• Cardiovascular

    New year, new goals, new edition of ‘The Mayo Clinic Diet’ 

image of fruits, vegetables and hand weights representing healthy lifestyle

Each new year brings new hope and many weight loss goals that often go unrealized.

"The foundation of any weight loss program, whether it involves different types of programs, medications, procedures ­­— it does get down to lifestyle and diet and physical activity. The way people go about this sometimes isn't productive. Just starving and trying to exercise for a couple of hours a day usually doesn't work well," says Dr. Donald Hensrud, an internal medicine physician specializing in nutrition and weight management, and editor of the "Mayo Clinic Diet."

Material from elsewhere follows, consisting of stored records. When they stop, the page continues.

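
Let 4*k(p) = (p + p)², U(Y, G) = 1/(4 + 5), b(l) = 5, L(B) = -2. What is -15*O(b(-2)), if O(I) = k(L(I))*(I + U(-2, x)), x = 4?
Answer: -920/3 ≈ -306.67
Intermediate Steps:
U(Y, G) = ⅑ (U(Y, G) = 1/9 = ⅑)
k(p) = p² (k(p) = (p + p)²/4 = (2*p)²/4 = (4*p²)/4 = p²)
O(I) = 4/9 + 4*I (O(I) = (-2)²*(I + ⅑) = 4*(⅑ + I) = 4/9 + 4*I)
-15*O(b(-2)) = -15*(4/9 + 4*5) = -15*(4/9 + 20) = -15*184/9 = -920/3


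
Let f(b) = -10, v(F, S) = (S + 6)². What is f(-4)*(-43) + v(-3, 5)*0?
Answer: 430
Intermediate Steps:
v(F, S) = (6 + S)²
f(-4)*(-43) + v(-3, 5)*0 = -10*(-43) + (6 + 5)²*0 = 430 + 11²*0 = 430 + 121*0 = 430 + 0 = 430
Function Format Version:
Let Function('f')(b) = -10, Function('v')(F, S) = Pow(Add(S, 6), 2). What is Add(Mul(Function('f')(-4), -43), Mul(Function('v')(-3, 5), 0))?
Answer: 430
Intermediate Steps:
Function('v')(F, S) = Pow(Add(6, S), 2)
Add(Mul(Function('f')(-4), -43), Mul(Function('v')(-3, 5), 0)) = Add(Mul(-10, -43), Mul(Pow(Add(6, 5), 2), 0)) = Add(430, Mul(Pow(11, 2), 0)) = Add(430, Mul(121, 0)) = Add(430, 0) = 430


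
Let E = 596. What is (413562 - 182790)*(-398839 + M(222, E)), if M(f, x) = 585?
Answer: -91905872088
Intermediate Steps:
(413562 - 182790)*(-398839 + M(222, E)) = (413562 - 182790)*(-398839 + 585) = 230772*(-398254) = -91905872088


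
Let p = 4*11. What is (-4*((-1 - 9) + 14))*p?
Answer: -704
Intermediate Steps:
p = 44
(-4*((-1 - 9) + 14))*p = -4*((-1 - 9) + 14)*44 = -4*(-10 + 14)*44 = -4*4*44 = -16*44 = -704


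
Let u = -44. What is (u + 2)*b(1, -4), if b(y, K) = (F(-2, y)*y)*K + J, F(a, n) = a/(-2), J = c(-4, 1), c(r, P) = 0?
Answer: 168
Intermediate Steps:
J = 0
F(a, n) = -a/2 (F(a, n) = a*(-½) = -a/2)
b(y, K) = K*y (b(y, K) = ((-½*(-2))*y)*K + 0 = (1*y)*K + 0 = y*K + 0 = K*y + 0 = K*y)
(u + 2)*b(1, -4) = (-44 + 2)*(-4*1) = -42*(-4) = 168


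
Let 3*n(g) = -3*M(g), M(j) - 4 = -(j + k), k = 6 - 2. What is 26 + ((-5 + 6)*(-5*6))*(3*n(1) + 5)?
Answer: -214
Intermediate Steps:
k = 4
M(j) = -j (M(j) = 4 - (j + 4) = 4 - (4 + j) = 4 + (-4 - j) = -j)
n(g) = g (n(g) = (-(-3)*g)/3 = (3*g)/3 = g)
26 + ((-5 + 6)*(-5*6))*(3*n(1) + 5) = 26 + ((-5 + 6)*(-5*6))*(3*1 + 5) = 26 + (1*(-30))*(3 + 5) = 26 - 30*8 = 26 - 240 = -214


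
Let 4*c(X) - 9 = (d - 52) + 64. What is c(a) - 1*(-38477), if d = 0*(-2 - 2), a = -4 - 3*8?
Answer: 153929/4 ≈ 38482.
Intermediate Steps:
a = -28 (a = -4 - 24 = -28)
d = 0 (d = 0*(-4) = 0)
c(X) = 21/4 (c(X) = 9/4 + ((0 - 52) + 64)/4 = 9/4 + (-52 + 64)/4 = 9/4 + (¼)*12 = 9/4 + 3 = 21/4)
c(a) - 1*(-38477) = 21/4 - 1*(-38477) = 21/4 + 38477 = 153929/4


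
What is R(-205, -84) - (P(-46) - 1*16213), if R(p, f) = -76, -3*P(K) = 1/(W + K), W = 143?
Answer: 4695868/291 ≈ 16137.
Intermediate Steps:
P(K) = -1/(3*(143 + K))
R(-205, -84) - (P(-46) - 1*16213) = -76 - (-1/(429 + 3*(-46)) - 1*16213) = -76 - (-1/(429 - 138) - 16213) = -76 - (-1/291 - 16213) = -76 - 1*(-4717984/291) = -76 + 4717984/291 = 4695868/291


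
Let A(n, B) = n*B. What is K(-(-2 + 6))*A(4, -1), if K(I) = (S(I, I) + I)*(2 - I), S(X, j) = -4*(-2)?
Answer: -96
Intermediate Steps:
S(X, j) = 8
A(n, B) = B*n
K(I) = (2 - I)*(8 + I) (K(I) = (8 + I)*(2 - I) = (2 - I)*(8 + I))
K(-(-2 + 6))*A(4, -1) = (16 - (-(-2 + 6))**2 - (-6)*(-2 + 6))*(-1*4) = (16 - (-1*4)**2 - (-6)*4)*(-4) = (16 - 1*(-4)**2 - 6*(-4))*(-4) = (16 - 1*16 + 24)*(-4) = (16 - 16 + 24)*(-4) = 24*(-4) = -96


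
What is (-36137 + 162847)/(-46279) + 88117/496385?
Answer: -58818976707/22972201415 ≈ -2.5604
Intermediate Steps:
(-36137 + 162847)/(-46279) + 88117/496385 = 126710*(-1/46279) + 88117*(1/496385) = -126710/46279 + 88117/496385 = -58818976707/22972201415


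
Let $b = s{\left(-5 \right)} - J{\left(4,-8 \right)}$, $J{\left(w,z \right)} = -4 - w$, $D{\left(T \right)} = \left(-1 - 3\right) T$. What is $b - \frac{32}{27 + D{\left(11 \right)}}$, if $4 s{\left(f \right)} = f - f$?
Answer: $\frac{168}{17} \approx 9.8824$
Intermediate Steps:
$s{\left(f \right)} = 0$ ($s{\left(f \right)} = \frac{f - f}{4} = \frac{1}{4} \cdot 0 = 0$)
$D{\left(T \right)} = - 4 T$
$b = 8$ ($b = 0 - \left(-4 - 4\right) = 0 - -8 = 0 + 8 = 8$)
$b - \frac{32}{27 + D{\left(11 \right)}} = 8 - \frac{32}{27 - 44} = 8 - \frac{32}{-17} = 8 - - \frac{32}{17} = 8 + \frac{32}{17} = \frac{168}{17}$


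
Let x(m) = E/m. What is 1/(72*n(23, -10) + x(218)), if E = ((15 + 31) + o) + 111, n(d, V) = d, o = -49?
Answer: 109/180558 ≈ 0.00060368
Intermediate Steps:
E = 108 (E = ((15 + 31) - 49) + 111 = (46 - 49) + 111 = -3 + 111 = 108)
x(m) = 108/m
1/(72*n(23, -10) + x(218)) = 1/(72*23 + 108/218) = 1/(1656 + 108*(1/218)) = 1/(1656 + 54/109) = 1/(180558/109) = 109/180558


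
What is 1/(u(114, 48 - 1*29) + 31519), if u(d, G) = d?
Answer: 1/31633 ≈ 3.1613e-5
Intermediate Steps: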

"The Mayo Clinic diet is more than a diet. It's a lifestyle change program,” Dr. Hensrud says.  “Making lifestyle changes that work over a period of time is an approach that works.” That's what he recommends in the newly released third edition of the "Mayo Clinic Diet." It's a long-term weight management program created by a team of experts at Mayo Clinic based on research and clinical experience.

Health impact of weight loss

Losing 5% to 10% of your total body weight may have a significant impact on your health. For instance, a person who weighs 200 pounds and brings the weight down to 190 pounds has a 5% weight loss. This can lower blood pressure, blood sugar levels and levels of fats in the blood called triglycerides, resulting in a reduced risk of heart disease, stroke, diabetes and other medical conditions.

Watch: Dr. Donald Hensrud talks about the "Mayo Clinic Diet."

Journalists: Broadcast-quality video is available in the downloads at the end of the post. Please courtesy: Mayo Clinic News Network. Name super/CG: Donald Hensrud, M.D./Internal Medicine/Mayo Clinic.


Dr. Hensrud says the Mayo Clinic diet is designed to help people adopt healthy new habits and break unhealthy old ones.  It's based on the concept that eating low-calorie dense foods that are healthy can help improve health and better manage weight.

With all habits, it takes time to establish them, says Dr. Hensrud. Planning is key to establishing and maintaining strategies for new healthy habits.

Healthy weight pyramid

"At the base of the Mayo Clinic healthy weight pyramid are fruits and vegetables. We recommend generous amounts of fresh or frozen fruits and vegetables that taste great. They're low in calorie density, so we can eat a lot of food but not get a lot of calories."

Dr. Hensrud says dieting or weight management should be practical and enjoyable.

"In the other food groups on the Mayo Clinic healthy weight pyramid, we recommend healthier choices — whole grains, lean sources of protein and dairy, and heart-healthy fats, such as nuts and olive oil. And there's even, at the tip of the pyramid, a role for sweets," he says. "Nobody has a perfect diet. Everybody needs a treat now and then. By following this dietary program, people can practically and enjoyably manage their weight and improve their health."

Eat more from food groups from the bottom of the pyramid, less from the top.

"At the center of the pyramid is daily physical activity, again, to better help manage our weight and to improve our overall health," says Dr. Hensrud.

Support new goals

Ranked as a top diet for 2023 by U.S. News and World Report, there isn't one way of eating with the Mayo Clinic diet; there are keto, gluten-free, and Mediterranean diets. And there is an online Mayo Clinic diet program to help support the many challenges of weight loss.

Attempting a weight loss program can feel overwhelming, so Dr. Hensrud recommends starting with baby steps.

"People underestimate how their quality of life can improve by moving more — playing with your grandchildren, doing different activities. And you don't have to starve yourself or go on a diet. That's not sustainable. This can be and should be an enjoyable, realistic and practical journey," says Dr. Hensrud.